The 100 Mile Nordic Ski Society completed a major LED lighting upgrade last summer. Over 70 new LED lights were installed to replace 83 high pressure sodium bulbs.
The club operates at the 99 Mile ski trails and has been in operation for over 35 years.
The “Nordics” have over 200 members and operate a 45-km network of track-set Nordic ski trails and a charming log cabin lodge. The club is one of the most active and vibrant non-profit sports clubs in 100 Mile House.
Club Media Liaison Craig Davidiuk says the club has seen renewed interest in cross-country skiing the past couple of years. He attributes the increase to an influx of new people moving to the region from larger centres.
In 2019, the club won a province-wide membership contest through Cross Country BC and enjoyed the largest gain of any club in the province.
“Families, singles, and seniors in the South Cariboo are trying Nordic skiing and loving it,” Davidiuk says. “The lighting upgrade is reflective of the need to keep up with other recreation offerings in the region and appeal to more people who want to go skiing after work in the winter.”
The lighting system itself is operated on a timer until 10 p.m. nightly. Skiers simply suit up, hit a button, and enjoy 5km of lit trails until 10 p.m.

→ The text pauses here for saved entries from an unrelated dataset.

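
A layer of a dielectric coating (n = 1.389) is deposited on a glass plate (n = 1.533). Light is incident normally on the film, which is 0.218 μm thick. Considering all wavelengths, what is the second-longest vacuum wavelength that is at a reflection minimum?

404 nm

At the upper boundary (n = 1.0 to n = 1.389) the reflected ray undergoes a half-wave phase shift.
Ray reflecting at the bottom interface goes from n = 1.389 toward n = 1.533: a half-wave phase shift.
Zero or two π shifts → no net half-wave offset.
For dark reflection here: 2 n t = (m + ½) λ.
λ = 2 n t / (m + ½). The second-longest wavelength is m = 1: λ = 2 × 1.389 × 218 / 1.50 = 404 nm.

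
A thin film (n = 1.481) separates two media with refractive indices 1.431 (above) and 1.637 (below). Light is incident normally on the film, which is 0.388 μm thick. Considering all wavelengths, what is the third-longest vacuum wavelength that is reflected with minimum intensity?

At the upper boundary (n = 1.431 to n = 1.481) the reflected ray undergoes a half-wave phase shift.
Bottom surface (1.481 → 1.637): reflection off a higher-index medium gives a half-wave phase shift.
Net: no relative phase inversion (both shifts match).
With no net inversion, destructive interference in reflection requires 2 n t = (m + ½) λ.
λ = 2 n t / (m + ½). The third-longest wavelength is m = 2: λ = 2 × 1.481 × 388 / 2.50 = 460 nm.

460 nm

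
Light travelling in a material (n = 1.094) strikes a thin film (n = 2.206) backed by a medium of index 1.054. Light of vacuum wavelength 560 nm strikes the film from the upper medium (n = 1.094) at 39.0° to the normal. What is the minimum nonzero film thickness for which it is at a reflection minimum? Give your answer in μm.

Top surface (1.094 → 2.206): reflection off a higher-index medium gives a half-wave phase shift.
Ray reflecting at the bottom interface goes from n = 2.206 toward n = 1.054: no phase shift.
Exactly one π shift → a net half-wave offset.
For weak reflection here: 2 n t cos θ_r = m λ.
Snell's law: 1.094 sin 39.0° = 2.206 sin θ_r → sin θ_r = 0.312, cos θ_r = 0.950.
Minimum nonzero at m = 1: t = λ / (2 n cos θ_r) = 560 / (2 × 2.206 × 0.950) = 134 nm.

0.134 μm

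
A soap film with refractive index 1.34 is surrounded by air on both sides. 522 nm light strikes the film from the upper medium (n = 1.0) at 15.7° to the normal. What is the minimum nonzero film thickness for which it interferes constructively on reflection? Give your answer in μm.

Top surface (1.0 → 1.34): reflection off a higher-index medium gives a half-wave phase shift.
Bottom surface (1.34 → 1.0): reflection off a lower-index medium gives no phase shift.
Net: one phase inversion between the two reflected rays.
For maximum reflection here: 2 n t cos θ_r = (m + ½) λ.
Snell's law: 1.0 sin 15.7° = 1.34 sin θ_r → sin θ_r = 0.202, cos θ_r = 0.979.
Minimum at m = 0: t = λ / (4 n cos θ_r) = 522 / (4 × 1.34 × 0.979) = 99.4 nm.

0.0994 μm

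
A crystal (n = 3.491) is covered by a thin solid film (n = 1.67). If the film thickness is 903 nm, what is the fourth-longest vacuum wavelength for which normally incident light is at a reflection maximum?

754 nm

At the upper boundary (n = 1.0 to n = 1.67) the reflected ray undergoes a half-wave phase shift.
At the lower boundary (n = 1.67 to n = 3.491) the reflected ray undergoes a half-wave phase shift.
Zero or two π shifts → no net half-wave offset.
For bright reflection here: 2 n t = m λ.
λ = 2 n t / m. The fourth-longest wavelength is m = 4: λ = 2 × 1.67 × 903 / 4.00 = 754 nm.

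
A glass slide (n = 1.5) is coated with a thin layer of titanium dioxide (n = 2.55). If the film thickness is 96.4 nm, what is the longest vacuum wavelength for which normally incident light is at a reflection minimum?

Top surface (1.0 → 2.55): reflection off a higher-index medium gives a half-wave phase shift.
Bottom surface (2.55 → 1.5): reflection off a lower-index medium gives no phase shift.
The two reflections differ by half a wavelength.
With one net inversion, destructive interference in reflection requires 2 n t = m λ.
λ = 2 n t / m. The longest wavelength is m = 1: λ = 2 × 2.55 × 96.4 / 1.00 = 492 nm.

492 nm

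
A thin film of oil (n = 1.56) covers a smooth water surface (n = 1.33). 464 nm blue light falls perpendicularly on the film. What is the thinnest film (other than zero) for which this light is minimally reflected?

149 nm

At the upper boundary (n = 1.0 to n = 1.56) the reflected ray undergoes a half-wave phase shift.
Ray reflecting at the bottom interface goes from n = 1.56 toward n = 1.33: no phase shift.
Net: one phase inversion between the two reflected rays.
For dark reflection here: 2 n t = m λ.
Minimum nonzero at m = 1: t = λ / (2 n) = 464 / (2 × 1.56) = 149 nm.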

The old lighting system has been in operation for over 22 years and followed more challenging trails than this new version. The old wooden light poles were up-cycled and new metal poles were added in different locations with underground wiring instead of overhead wires. Special attention has been paid to the style and direction of the lights to reduce light pollution.
The biggest change will be that the lighting system focuses more on the stadium oval right outside the Nordic lodge. This means parents will be able to view kids from the lodge while eating a snack by the fire. It also allows novice skiers a place to take lessons and spend time learning on the flat, easy trails.
“Nordic skiing is as green as it gets,” Davidiuk says. “Used skis and gear can be found at our annual ski swap on November 3 where you can up-cycle and purchase used skis. The technology hasn’t changed much so most used skis you buy are literally as good as new.”
The new lighting technology allowed the non-profit to reduce energy usage by approximately 75 percent.
The project has been in the works since 2016. In 2018, the club was granted $388,375 through the province’s Rural Dividend Fund and $40,000 from the Cariboo Regional District’s Community Works Fund.
“We gratefully acknowledge the financial support of the Province of British Columbia,” Davidiuk says. “There is an opening ceremony for the lighting system planned for December and the general public is invited to attend.”